FLORIDA – A jury has convicted an Osceola County mortgage loan officer of bank fraud and aggregated identity theft charges that involved the forging of judges’ signatures on fabricated court documents.
United States Attorney Roger B. Handberg announced that a federal jury has found Omayra Ujaque, 52, of St. Cloud, guilty of three counts of bank fraud and one count of aggravated identity theft.
Ujaque faces a maximum penalty of 30 years imprisonment for each bank fraud count and a mandatory two-year sentence for the aggravated identity theft count. Her sentencing hearing is scheduled for July 5, 2023.
Ujaque was indicted on February 15, 2023.
According to evidence presented at the trial, Ujaque, in her capacity as a licensed mortgage loan officer, created and executed a mortgage fraud scheme targeting the financial institution where she worked. To ensure that otherwise unqualified borrowers were approved for mortgage loans, Ujaque falsified the borrowers’ income by fabricating or inflating the amounts of their monthly child support payments on mortgage loan applications that she signed and certified to the financial institution’s underwriting department.
In furtherance of her scheme, Ujaque reportedly created fictitious Final Judgments of Dissolution of Marriage and Final Orders Modifying Child Support that fraudulently represented that the borrowers were entitled to receive non-existent monthly child support payments.
Ujaque then used the names of judges from the Circuit Court of the Ninth District of Florida and forged their signatures on the fabricated Final Judgments of Dissolution of Marriage or Final Orders Modifying Child Support, prosecutors said.
According to evidence presented at the trial, Ujaque also created bogus Florida Department of Revenue Statements listing fraudulent monthly child support payments, as well as phony prepaid debit card statements listing fake borrower withdrawals of the non-existent monthly child support payments.
“In most cases, the borrowers did not, in fact, have the listed children and/or had never been married,” said the U.S. Attorney’s Office for the Middle District of Florida.

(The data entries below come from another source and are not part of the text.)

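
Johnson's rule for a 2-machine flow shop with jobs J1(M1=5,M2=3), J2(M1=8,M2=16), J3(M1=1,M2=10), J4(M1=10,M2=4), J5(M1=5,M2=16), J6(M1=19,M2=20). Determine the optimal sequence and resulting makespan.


Johnson's rule:
Group 1 (M1≤M2, sort by M1): ['J3', 'J5', 'J2', 'J6']
Group 2 (M1>M2, sort desc M2): ['J4', 'J1']
Sequence: J3 → J5 → J2 → J6 → J4 → J1
Makespan calculation:
  J3: M1 done=1, M2 done=11
  J5: M1 done=6, M2 done=27
  J2: M1 done=14, M2 done=43
  J6: M1 done=33, M2 done=63
  J4: M1 done=43, M2 done=67
  J1: M1 done=48, M2 done=70
= Sequence: J3 → J5 → J2 → J6 → J4 → J1, Makespan: 70


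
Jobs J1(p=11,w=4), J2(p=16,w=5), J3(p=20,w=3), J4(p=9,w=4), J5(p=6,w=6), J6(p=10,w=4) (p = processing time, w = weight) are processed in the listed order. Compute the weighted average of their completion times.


Completion times:
  J1: C=11, w×C=4×11=44
  J2: C=27, w×C=5×27=135
  J3: C=47, w×C=3×47=141
  J4: C=56, w×C=4×56=224
  J5: C=62, w×C=6×62=372
  J6: C=72, w×C=4×72=288
Sum w×C = 1204
Sum w = 26
Weighted avg = 1204/26
= 46.31


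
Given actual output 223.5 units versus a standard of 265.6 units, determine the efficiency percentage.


Efficiency = (actual / standard) × 100
= (223.5 / 265.6) × 100
= 84.1%


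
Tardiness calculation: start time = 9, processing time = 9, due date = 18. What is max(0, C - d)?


Completion = start + processing = 9 + 9 = 18
Tardiness = max(0, C - d) = max(0, 18 - 18)
= max(0, 0)
= 0


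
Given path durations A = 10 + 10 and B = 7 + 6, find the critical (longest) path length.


Path A: 10 + 10 = 20
Path B: 7 + 6 = 13
Critical path = longest = max(20, 13)
= 20 (Path A)


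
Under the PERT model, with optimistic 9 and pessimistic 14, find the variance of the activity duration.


σ² = ((p - o) / 6)² = (p - o)² / 36
= (14 - 9)² / 36
= 5² / 36
= 25 / 36
= 0.6944


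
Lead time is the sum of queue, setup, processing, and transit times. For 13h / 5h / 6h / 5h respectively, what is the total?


Lead time = queue + setup + processing + transit
= 13 + 5 + 6 + 5
= 29 hours


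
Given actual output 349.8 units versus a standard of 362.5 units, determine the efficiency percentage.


Efficiency = (actual / standard) × 100
= (349.8 / 362.5) × 100
= 96.5%


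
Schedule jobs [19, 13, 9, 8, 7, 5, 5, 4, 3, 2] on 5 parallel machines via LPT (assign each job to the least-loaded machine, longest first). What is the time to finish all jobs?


Jobs (LPT sorted): [19, 13, 9, 8, 7, 5, 5, 4, 3, 2]
Machines: 5
  J=19 → Machine 1 (load: 0+19=19)
  J=13 → Machine 2 (load: 0+13=13)
  J=9 → Machine 3 (load: 0+9=9)
  J=8 → Machine 4 (load: 0+8=8)
  J=7 → Machine 5 (load: 0+7=7)
  J=5 → Machine 5 (load: 7+5=12)
  J=5 → Machine 4 (load: 8+5=13)
  J=4 → Machine 3 (load: 9+4=13)
  J=3 → Machine 5 (load: 12+3=15)
  J=2 → Machine 2 (load: 13+2=15)
Machine loads: [19, 15, 13, 13, 15]
Makespan = max = 19 time units


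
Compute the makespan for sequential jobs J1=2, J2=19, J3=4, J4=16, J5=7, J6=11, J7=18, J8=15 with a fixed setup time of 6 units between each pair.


Makespan = Σ processing + (n-1) × setup
= (2 + 19 + 4 + 16 + 7 + 11 + 18 + 15) + (8-1)×6
= 92 + 42
= 134 time units


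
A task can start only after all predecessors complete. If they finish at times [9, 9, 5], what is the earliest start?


ES = max of all predecessor completion times
Predecessors: [9, 9, 5]
ES = max(9, 9, 5)
= 9


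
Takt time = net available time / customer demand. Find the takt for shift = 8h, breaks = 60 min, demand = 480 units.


Available = 8×60 - 60 = 420 min
Takt time = 420 / 480
= 0.88 min/unit


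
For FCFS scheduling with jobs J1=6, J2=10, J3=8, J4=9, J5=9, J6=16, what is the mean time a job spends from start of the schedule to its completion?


Completion times:
  J1: completes at 6
  J2: completes at 16
  J3: completes at 24
  J4: completes at 33
  J5: completes at 42
  J6: completes at 58
Sum = 179
Average = 179/6
= 29.83


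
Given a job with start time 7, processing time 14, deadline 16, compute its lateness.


Completion = 7 + 14 = 21
Lateness = C - d = 21 - 16
= 5


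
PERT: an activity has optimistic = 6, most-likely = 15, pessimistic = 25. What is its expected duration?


te = (o + 4m + p) / 6
= (6 + 4×15 + 25) / 6
= (6 + 60 + 25) / 6
= 91 / 6
= 15.17


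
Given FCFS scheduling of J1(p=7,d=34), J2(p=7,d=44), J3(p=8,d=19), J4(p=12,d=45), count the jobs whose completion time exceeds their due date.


Completion vs due date:
  J1: C=7, d=34 → on time
  J2: C=14, d=44 → on time
  J3: C=22, d=19 → TARDY
  J4: C=34, d=45 → on time
Tardy jobs: J3
Count = 1


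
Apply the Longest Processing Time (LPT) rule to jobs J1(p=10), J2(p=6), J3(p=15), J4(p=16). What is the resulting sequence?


LPT: sort by longest processing time first
  J4: p=16
  J3: p=15
  J1: p=10
  J2: p=6
Order: J4 → J3 → J1 → J2


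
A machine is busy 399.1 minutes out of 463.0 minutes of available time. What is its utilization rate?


Utilization = busy / total × 100
= 399.1 / 463.0 × 100
= 86.2%


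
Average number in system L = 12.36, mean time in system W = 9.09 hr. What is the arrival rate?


Little's law: L = λW → λ = L / W
= 12.36 / 9.09
= 1.36 per hour


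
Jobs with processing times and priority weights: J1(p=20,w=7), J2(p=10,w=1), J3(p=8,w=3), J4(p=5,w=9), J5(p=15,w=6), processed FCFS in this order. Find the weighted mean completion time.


Completion times:
  J1: C=20, w×C=7×20=140
  J2: C=30, w×C=1×30=30
  J3: C=38, w×C=3×38=114
  J4: C=43, w×C=9×43=387
  J5: C=58, w×C=6×58=348
Sum w×C = 1019
Sum w = 26
Weighted avg = 1019/26
= 39.19


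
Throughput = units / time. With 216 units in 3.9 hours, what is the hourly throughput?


Throughput = units / time
= 216 / 3.9
= 55.4 units/hour


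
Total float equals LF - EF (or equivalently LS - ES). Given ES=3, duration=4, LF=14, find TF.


EF = ES + duration = 3 + 4 = 7
LS = LF - duration = 14 - 4 = 10
Total Float = LF - EF = 14 - 7
(or LS - ES = 10 - 3)
= 7


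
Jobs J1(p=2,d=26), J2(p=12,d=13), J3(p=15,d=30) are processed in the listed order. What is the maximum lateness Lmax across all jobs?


Lateness per job (L = C - d):
  J1: C=2, d=26, L=-24
  J2: C=14, d=13, L=1
  J3: C=29, d=30, L=-1
Lmax = max(-24, 1, -1)
= 1


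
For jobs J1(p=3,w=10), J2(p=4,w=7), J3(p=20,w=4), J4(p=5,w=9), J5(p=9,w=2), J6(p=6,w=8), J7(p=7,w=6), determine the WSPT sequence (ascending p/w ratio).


WSPT (Smith's rule): sort by p/w ascending
  J1: p/w = 3/10 = 0.300
  J4: p/w = 5/9 = 0.556
  J2: p/w = 4/7 = 0.571
  J6: p/w = 6/8 = 0.750
  J7: p/w = 7/6 = 1.167
  J5: p/w = 9/2 = 4.500
  J3: p/w = 20/4 = 5.000
Order: J1 → J4 → J2 → J6 → J7 → J5 → J3


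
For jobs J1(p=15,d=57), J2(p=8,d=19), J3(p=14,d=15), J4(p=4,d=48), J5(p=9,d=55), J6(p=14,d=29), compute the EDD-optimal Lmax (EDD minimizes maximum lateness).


EDD order: J3 → J2 → J6 → J4 → J5 → J1
Completion and lateness:
  J3: C=14, d=15, L=14-15=-1
  J2: C=22, d=19, L=22-19=3
  J6: C=36, d=29, L=36-29=7
  J4: C=40, d=48, L=40-48=-8
  J5: C=49, d=55, L=49-55=-6
  J1: C=64, d=57, L=64-57=7
Lmax = max(-1, 3, 7, -8, -6, 7)
= 7


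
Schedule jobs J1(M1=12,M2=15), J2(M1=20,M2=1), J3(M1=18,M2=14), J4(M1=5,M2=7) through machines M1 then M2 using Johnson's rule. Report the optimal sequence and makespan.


Johnson's rule:
Group 1 (M1≤M2, sort by M1): ['J4', 'J1']
Group 2 (M1>M2, sort desc M2): ['J3', 'J2']
Sequence: J4 → J1 → J3 → J2
Makespan calculation:
  J4: M1 done=5, M2 done=12
  J1: M1 done=17, M2 done=32
  J3: M1 done=35, M2 done=49
  J2: M1 done=55, M2 done=56
= Sequence: J4 → J1 → J3 → J2, Makespan: 56


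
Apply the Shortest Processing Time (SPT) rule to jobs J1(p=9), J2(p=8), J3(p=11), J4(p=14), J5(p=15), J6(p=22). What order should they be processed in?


SPT: sort by shortest processing time
  J2: p=8
  J1: p=9
  J3: p=11
  J4: p=14
  J5: p=15
  J6: p=22
Order: J2 → J1 → J3 → J4 → J5 → J6


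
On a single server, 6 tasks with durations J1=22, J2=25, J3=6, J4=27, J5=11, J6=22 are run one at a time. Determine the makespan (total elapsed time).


Sequential makespan: sum all processing times
= 22 + 25 + 6 + 27 + 11 + 22
= 113 time units


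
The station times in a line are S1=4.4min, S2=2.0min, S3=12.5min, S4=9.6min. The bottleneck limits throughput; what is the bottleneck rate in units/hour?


Bottleneck = longest station time
Station times: [4.4, 2.0, 12.5, 9.6]
Max = 12.5 min
Rate = 60 / 12.5
= 4.80 units/hour (bottleneck: 12.5min)


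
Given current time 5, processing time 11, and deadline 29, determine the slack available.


Slack = due - current_time - processing
= 29 - 5 - 11
= 13


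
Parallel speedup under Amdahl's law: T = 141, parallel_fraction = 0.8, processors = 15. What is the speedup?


Amdahl's law: T_p = T × ((1-p) + p/N)
= 141 × ((1-0.8) + 0.8/15)
= 141 × (0.20 + 0.0533)
= 141 × 0.2533
= 35.72
Speedup = 141/35.72
= 3.95×


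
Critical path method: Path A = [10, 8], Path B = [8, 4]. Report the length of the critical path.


Path A: 10 + 8 = 18
Path B: 8 + 4 = 12
Critical path = longest = max(18, 12)
= 18 (Path A)


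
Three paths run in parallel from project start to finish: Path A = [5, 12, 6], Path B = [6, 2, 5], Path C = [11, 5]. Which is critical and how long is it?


Path A: 5 + 12 + 6 = 23
Path B: 6 + 2 + 5 = 13
Path C: 11 + 5 = 16
Critical path = longest = max(23, 13, 16)
= 23 (Path A)


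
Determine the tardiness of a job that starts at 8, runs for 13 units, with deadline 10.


Completion = start + processing = 8 + 13 = 21
Tardiness = max(0, C - d) = max(0, 21 - 10)
= max(0, 11)
= 11


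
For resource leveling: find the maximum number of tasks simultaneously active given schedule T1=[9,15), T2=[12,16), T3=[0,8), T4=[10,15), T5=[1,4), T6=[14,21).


Check each time point for overlaps:
  t=14: 4 tasks active (T1, T2, T4, T6)
Max concurrent = 4


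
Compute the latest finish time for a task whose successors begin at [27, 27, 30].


LF = min of all successor start times
Successors start at: [27, 27, 30]
LF = min(27, 27, 30)
= 27


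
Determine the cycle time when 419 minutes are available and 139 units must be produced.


Cycle time = available time / demand
= 419 / 139
= 3.01 min/unit


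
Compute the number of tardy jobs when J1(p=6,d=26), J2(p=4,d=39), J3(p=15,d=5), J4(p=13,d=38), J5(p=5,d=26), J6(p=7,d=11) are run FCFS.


Completion vs due date:
  J1: C=6, d=26 → on time
  J2: C=10, d=39 → on time
  J3: C=25, d=5 → TARDY
  J4: C=38, d=38 → on time
  J5: C=43, d=26 → TARDY
  J6: C=50, d=11 → TARDY
Tardy jobs: J3, J5, J6
Count = 3


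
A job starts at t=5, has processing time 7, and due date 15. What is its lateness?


Completion = 5 + 7 = 12
Lateness = C - d = 12 - 15
= -3


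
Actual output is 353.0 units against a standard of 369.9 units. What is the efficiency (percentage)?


Efficiency = (actual / standard) × 100
= (353.0 / 369.9) × 100
= 95.4%


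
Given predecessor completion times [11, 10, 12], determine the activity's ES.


ES = max of all predecessor completion times
Predecessors: [11, 10, 12]
ES = max(11, 10, 12)
= 12


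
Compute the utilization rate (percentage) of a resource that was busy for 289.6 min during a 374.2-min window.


Utilization = busy / total × 100
= 289.6 / 374.2 × 100
= 77.4%


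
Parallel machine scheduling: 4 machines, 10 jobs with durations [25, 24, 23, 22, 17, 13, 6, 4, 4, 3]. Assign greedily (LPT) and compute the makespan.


Jobs (LPT sorted): [25, 24, 23, 22, 17, 13, 6, 4, 4, 3]
Machines: 4
  J=25 → Machine 1 (load: 0+25=25)
  J=24 → Machine 2 (load: 0+24=24)
  J=23 → Machine 3 (load: 0+23=23)
  J=22 → Machine 4 (load: 0+22=22)
  J=17 → Machine 4 (load: 22+17=39)
  J=13 → Machine 3 (load: 23+13=36)
  J=6 → Machine 2 (load: 24+6=30)
  J=4 → Machine 1 (load: 25+4=29)
  J=4 → Machine 1 (load: 29+4=33)
  J=3 → Machine 2 (load: 30+3=33)
Machine loads: [33, 33, 36, 39]
Makespan = max = 39 time units


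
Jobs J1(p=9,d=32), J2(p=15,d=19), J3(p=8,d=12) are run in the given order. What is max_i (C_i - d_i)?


Lateness per job (L = C - d):
  J1: C=9, d=32, L=-23
  J2: C=24, d=19, L=5
  J3: C=32, d=12, L=20
Lmax = max(-23, 5, 20)
= 20


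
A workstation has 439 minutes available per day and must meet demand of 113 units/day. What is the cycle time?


Cycle time = available time / demand
= 439 / 113
= 3.88 min/unit


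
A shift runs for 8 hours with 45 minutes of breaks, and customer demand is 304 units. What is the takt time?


Available = 8×60 - 45 = 435 min
Takt time = 435 / 304
= 1.43 min/unit


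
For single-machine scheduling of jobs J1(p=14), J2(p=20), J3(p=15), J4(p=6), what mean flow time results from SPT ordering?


SPT order: J4 → J1 → J3 → J2
Completion times:
  J4: C=6
  J1: C=20
  J3: C=35
  J2: C=55
Sum = 116, n = 4
Mean flow = 116/4
= 29.00


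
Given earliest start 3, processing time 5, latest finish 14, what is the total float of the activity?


EF = ES + duration = 3 + 5 = 8
LS = LF - duration = 14 - 5 = 9
Total Float = LF - EF = 14 - 8
(or LS - ES = 9 - 3)
= 6


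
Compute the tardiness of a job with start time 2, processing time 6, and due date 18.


Completion = start + processing = 2 + 6 = 8
Tardiness = max(0, C - d) = max(0, 8 - 18)
= max(0, -10)
= 0


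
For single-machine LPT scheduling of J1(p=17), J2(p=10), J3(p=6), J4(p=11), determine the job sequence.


LPT: sort by longest processing time first
  J1: p=17
  J4: p=11
  J2: p=10
  J3: p=6
Order: J1 → J4 → J2 → J3


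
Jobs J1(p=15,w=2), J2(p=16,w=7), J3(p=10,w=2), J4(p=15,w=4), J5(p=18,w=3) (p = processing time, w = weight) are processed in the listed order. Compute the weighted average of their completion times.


Completion times:
  J1: C=15, w×C=2×15=30
  J2: C=31, w×C=7×31=217
  J3: C=41, w×C=2×41=82
  J4: C=56, w×C=4×56=224
  J5: C=74, w×C=3×74=222
Sum w×C = 775
Sum w = 18
Weighted avg = 775/18
= 43.06


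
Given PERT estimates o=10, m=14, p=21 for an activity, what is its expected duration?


te = (o + 4m + p) / 6
= (10 + 4×14 + 21) / 6
= (10 + 56 + 21) / 6
= 87 / 6
= 14.50


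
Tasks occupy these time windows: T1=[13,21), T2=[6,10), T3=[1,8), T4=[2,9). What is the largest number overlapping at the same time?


Check each time point for overlaps:
  t=6: 3 tasks active (T2, T3, T4)
Max concurrent = 3


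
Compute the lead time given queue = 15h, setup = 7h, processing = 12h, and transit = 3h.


Lead time = queue + setup + processing + transit
= 15 + 7 + 12 + 3
= 37 hours


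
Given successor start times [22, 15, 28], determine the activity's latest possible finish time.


LF = min of all successor start times
Successors start at: [22, 15, 28]
LF = min(22, 15, 28)
= 15


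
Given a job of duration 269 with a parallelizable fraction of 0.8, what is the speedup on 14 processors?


Amdahl's law: T_p = T × ((1-p) + p/N)
= 269 × ((1-0.8) + 0.8/14)
= 269 × (0.20 + 0.0571)
= 269 × 0.2571
= 69.17
Speedup = 269/69.17
= 3.89×


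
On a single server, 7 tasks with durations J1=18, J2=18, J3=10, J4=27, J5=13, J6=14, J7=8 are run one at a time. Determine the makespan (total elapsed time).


Sequential makespan: sum all processing times
= 18 + 18 + 10 + 27 + 13 + 14 + 8
= 108 time units


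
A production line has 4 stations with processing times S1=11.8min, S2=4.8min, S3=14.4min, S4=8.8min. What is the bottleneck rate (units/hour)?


Bottleneck = longest station time
Station times: [11.8, 4.8, 14.4, 8.8]
Max = 14.4 min
Rate = 60 / 14.4
= 4.17 units/hour (bottleneck: 14.4min)


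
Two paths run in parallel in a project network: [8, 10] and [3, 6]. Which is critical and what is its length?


Path A: 8 + 10 = 18
Path B: 3 + 6 = 9
Critical path = longest = max(18, 9)
= 18 (Path A)


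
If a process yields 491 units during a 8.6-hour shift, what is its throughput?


Throughput = units / time
= 491 / 8.6
= 57.1 units/hour


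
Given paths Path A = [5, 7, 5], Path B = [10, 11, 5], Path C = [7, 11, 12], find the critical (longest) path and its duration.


Path A: 5 + 7 + 5 = 17
Path B: 10 + 11 + 5 = 26
Path C: 7 + 11 + 12 = 30
Critical path = longest = max(17, 26, 30)
= 30 (Path C)


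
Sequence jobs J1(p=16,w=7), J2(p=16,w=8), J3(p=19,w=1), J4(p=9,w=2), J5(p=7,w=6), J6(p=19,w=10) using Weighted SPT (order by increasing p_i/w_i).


WSPT (Smith's rule): sort by p/w ascending
  J5: p/w = 7/6 = 1.167
  J6: p/w = 19/10 = 1.900
  J2: p/w = 16/8 = 2.000
  J1: p/w = 16/7 = 2.286
  J4: p/w = 9/2 = 4.500
  J3: p/w = 19/1 = 19.000
Order: J5 → J6 → J2 → J1 → J4 → J3


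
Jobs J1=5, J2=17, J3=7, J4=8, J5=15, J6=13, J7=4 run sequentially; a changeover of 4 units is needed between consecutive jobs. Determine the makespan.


Makespan = Σ processing + (n-1) × setup
= (5 + 17 + 7 + 8 + 15 + 13 + 4) + (7-1)×4
= 69 + 24
= 93 time units


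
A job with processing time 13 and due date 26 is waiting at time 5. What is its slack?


Slack = due - current_time - processing
= 26 - 5 - 13
= 8


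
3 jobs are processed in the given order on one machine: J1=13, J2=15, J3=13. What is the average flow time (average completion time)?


Completion times:
  J1: completes at 13
  J2: completes at 28
  J3: completes at 41
Sum = 82
Average = 82/3
= 27.33


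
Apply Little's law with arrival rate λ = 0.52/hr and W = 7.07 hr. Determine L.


Little's law: L = λ × W
= 0.52 × 7.07
= 3.68


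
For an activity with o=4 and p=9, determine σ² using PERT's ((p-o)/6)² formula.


σ² = ((p - o) / 6)² = (p - o)² / 36
= (9 - 4)² / 36
= 5² / 36
= 25 / 36
= 0.6944


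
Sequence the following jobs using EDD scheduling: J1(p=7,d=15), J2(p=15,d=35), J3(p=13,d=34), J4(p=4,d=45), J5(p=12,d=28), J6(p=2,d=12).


EDD: sort by earliest due date
  J6: d=12, p=2
  J1: d=15, p=7
  J5: d=28, p=12
  J3: d=34, p=13
  J2: d=35, p=15
  J4: d=45, p=4
Order: J6 → J1 → J5 → J3 → J2 → J4


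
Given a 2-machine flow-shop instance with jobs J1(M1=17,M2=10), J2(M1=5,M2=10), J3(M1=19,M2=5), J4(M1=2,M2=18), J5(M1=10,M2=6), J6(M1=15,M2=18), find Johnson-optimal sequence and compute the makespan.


Johnson's rule:
Group 1 (M1≤M2, sort by M1): ['J4', 'J2', 'J6']
Group 2 (M1>M2, sort desc M2): ['J1', 'J5', 'J3']
Sequence: J4 → J2 → J6 → J1 → J5 → J3
Makespan calculation:
  J4: M1 done=2, M2 done=20
  J2: M1 done=7, M2 done=30
  J6: M1 done=22, M2 done=48
  J1: M1 done=39, M2 done=58
  J5: M1 done=49, M2 done=64
  J3: M1 done=68, M2 done=73
= Sequence: J4 → J2 → J6 → J1 → J5 → J3, Makespan: 73


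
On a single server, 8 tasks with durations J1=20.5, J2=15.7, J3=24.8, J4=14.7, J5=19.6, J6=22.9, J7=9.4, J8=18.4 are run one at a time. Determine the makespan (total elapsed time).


Sequential makespan: sum all processing times
= 20.5 + 15.7 + 24.8 + 14.7 + 19.6 + 22.9 + 9.4 + 18.4
= 146.0 time units


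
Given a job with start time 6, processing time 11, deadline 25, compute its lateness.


Completion = 6 + 11 = 17
Lateness = C - d = 17 - 25
= -8


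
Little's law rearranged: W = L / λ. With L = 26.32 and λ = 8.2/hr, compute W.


Little's law: L = λW → W = L / λ
= 26.32 / 8.2
= 3.21 hours


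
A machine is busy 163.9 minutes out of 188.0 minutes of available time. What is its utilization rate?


Utilization = busy / total × 100
= 163.9 / 188.0 × 100
= 87.2%


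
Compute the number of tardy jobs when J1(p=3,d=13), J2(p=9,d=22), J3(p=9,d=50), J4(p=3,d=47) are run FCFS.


Completion vs due date:
  J1: C=3, d=13 → on time
  J2: C=12, d=22 → on time
  J3: C=21, d=50 → on time
  J4: C=24, d=47 → on time
Tardy jobs: none
Count = 0


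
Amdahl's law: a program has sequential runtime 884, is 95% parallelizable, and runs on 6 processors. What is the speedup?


Amdahl's law: T_p = T × ((1-p) + p/N)
= 884 × ((1-0.95) + 0.95/6)
= 884 × (0.05 + 0.1583)
= 884 × 0.2083
= 184.17
Speedup = 884/184.17
= 4.80×


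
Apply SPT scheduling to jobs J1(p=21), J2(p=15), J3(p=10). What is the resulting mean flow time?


SPT order: J3 → J2 → J1
Completion times:
  J3: C=10
  J2: C=25
  J1: C=46
Sum = 81, n = 3
Mean flow = 81/3
= 27.00


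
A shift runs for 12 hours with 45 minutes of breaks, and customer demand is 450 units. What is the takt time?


Available = 12×60 - 45 = 675 min
Takt time = 675 / 450
= 1.50 min/unit


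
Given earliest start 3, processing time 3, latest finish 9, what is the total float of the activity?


EF = ES + duration = 3 + 3 = 6
LS = LF - duration = 9 - 3 = 6
Total Float = LF - EF = 9 - 6
(or LS - ES = 6 - 3)
= 3


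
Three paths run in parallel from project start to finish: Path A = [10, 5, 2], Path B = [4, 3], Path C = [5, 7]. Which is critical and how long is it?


Path A: 10 + 5 + 2 = 17
Path B: 4 + 3 = 7
Path C: 5 + 7 = 12
Critical path = longest = max(17, 7, 12)
= 17 (Path A)


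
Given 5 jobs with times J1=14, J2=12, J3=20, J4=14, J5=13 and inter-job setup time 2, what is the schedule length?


Makespan = Σ processing + (n-1) × setup
= (14 + 12 + 20 + 14 + 13) + (5-1)×2
= 73 + 8
= 81 time units


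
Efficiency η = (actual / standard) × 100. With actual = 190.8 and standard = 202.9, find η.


Efficiency = (actual / standard) × 100
= (190.8 / 202.9) × 100
= 94.0%


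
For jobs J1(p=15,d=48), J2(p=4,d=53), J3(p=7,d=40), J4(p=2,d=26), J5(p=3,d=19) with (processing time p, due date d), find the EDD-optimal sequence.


EDD: sort by earliest due date
  J5: d=19, p=3
  J4: d=26, p=2
  J3: d=40, p=7
  J1: d=48, p=15
  J2: d=53, p=4
Order: J5 → J4 → J3 → J1 → J2


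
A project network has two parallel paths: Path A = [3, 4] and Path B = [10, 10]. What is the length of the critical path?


Path A: 3 + 4 = 7
Path B: 10 + 10 = 20
Critical path = longest = max(7, 20)
= 20 (Path B)


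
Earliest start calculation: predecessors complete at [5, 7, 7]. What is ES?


ES = max of all predecessor completion times
Predecessors: [5, 7, 7]
ES = max(5, 7, 7)
= 7


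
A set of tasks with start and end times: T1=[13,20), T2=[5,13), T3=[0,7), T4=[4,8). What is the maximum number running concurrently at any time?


Check each time point for overlaps:
  t=5: 3 tasks active (T2, T3, T4)
Max concurrent = 3


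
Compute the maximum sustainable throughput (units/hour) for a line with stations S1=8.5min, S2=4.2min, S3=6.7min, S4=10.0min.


Bottleneck = longest station time
Station times: [8.5, 4.2, 6.7, 10.0]
Max = 10.0 min
Rate = 60 / 10.0
= 6.00 units/hour (bottleneck: 10.0min)


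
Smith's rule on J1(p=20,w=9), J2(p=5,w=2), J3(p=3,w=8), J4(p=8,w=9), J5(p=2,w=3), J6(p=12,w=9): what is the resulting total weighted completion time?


WSPT order (by p/w): J3 → J5 → J4 → J6 → J1 → J2
  J3: C=3, w·C=8×3=24
  J5: C=5, w·C=3×5=15
  J4: C=13, w·C=9×13=117
  J6: C=25, w·C=9×25=225
  J1: C=45, w·C=9×45=405
  J2: C=50, w·C=2×50=100
Σ w·C = 886
= 886


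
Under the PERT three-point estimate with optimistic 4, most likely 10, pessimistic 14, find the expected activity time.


te = (o + 4m + p) / 6
= (4 + 4×10 + 14) / 6
= (4 + 40 + 14) / 6
= 58 / 6
= 9.67


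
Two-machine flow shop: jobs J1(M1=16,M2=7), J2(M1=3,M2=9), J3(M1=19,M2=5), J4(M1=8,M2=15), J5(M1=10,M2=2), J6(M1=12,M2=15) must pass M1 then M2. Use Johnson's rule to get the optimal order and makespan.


Johnson's rule:
Group 1 (M1≤M2, sort by M1): ['J2', 'J4', 'J6']
Group 2 (M1>M2, sort desc M2): ['J1', 'J3', 'J5']
Sequence: J2 → J4 → J6 → J1 → J3 → J5
Makespan calculation:
  J2: M1 done=3, M2 done=12
  J4: M1 done=11, M2 done=27
  J6: M1 done=23, M2 done=42
  J1: M1 done=39, M2 done=49
  J3: M1 done=58, M2 done=63
  J5: M1 done=68, M2 done=70
= Sequence: J2 → J4 → J6 → J1 → J3 → J5, Makespan: 70


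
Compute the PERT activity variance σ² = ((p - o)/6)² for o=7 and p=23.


σ² = ((p - o) / 6)² = (p - o)² / 36
= (23 - 7)² / 36
= 16² / 36
= 256 / 36
= 7.1111


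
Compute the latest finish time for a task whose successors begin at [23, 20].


LF = min of all successor start times
Successors start at: [23, 20]
LF = min(23, 20)
= 20


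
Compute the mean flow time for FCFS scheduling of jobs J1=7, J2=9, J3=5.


Completion times:
  J1: completes at 7
  J2: completes at 16
  J3: completes at 21
Sum = 44
Average = 44/3
= 14.67


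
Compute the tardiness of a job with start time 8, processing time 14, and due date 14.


Completion = start + processing = 8 + 14 = 22
Tardiness = max(0, C - d) = max(0, 22 - 14)
= max(0, 8)
= 8


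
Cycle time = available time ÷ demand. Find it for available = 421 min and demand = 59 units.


Cycle time = available time / demand
= 421 / 59
= 7.14 min/unit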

“Ujaque submitted bogus paperwork to the financial institution to support the false monthly income on the loan applications. Based on Ujaque’s misrepresentations, the financial institution approved and funded the mortgage loan.”
This case was investigated by Federal Housing Finance Agency – Office of Inspector General, the U.S. Department of Housing and Urban Development – Office of Inspector General, and the Florida Office of Financial Regulation. Special Assistant United States Attorney Chris Poor is prosecuting it.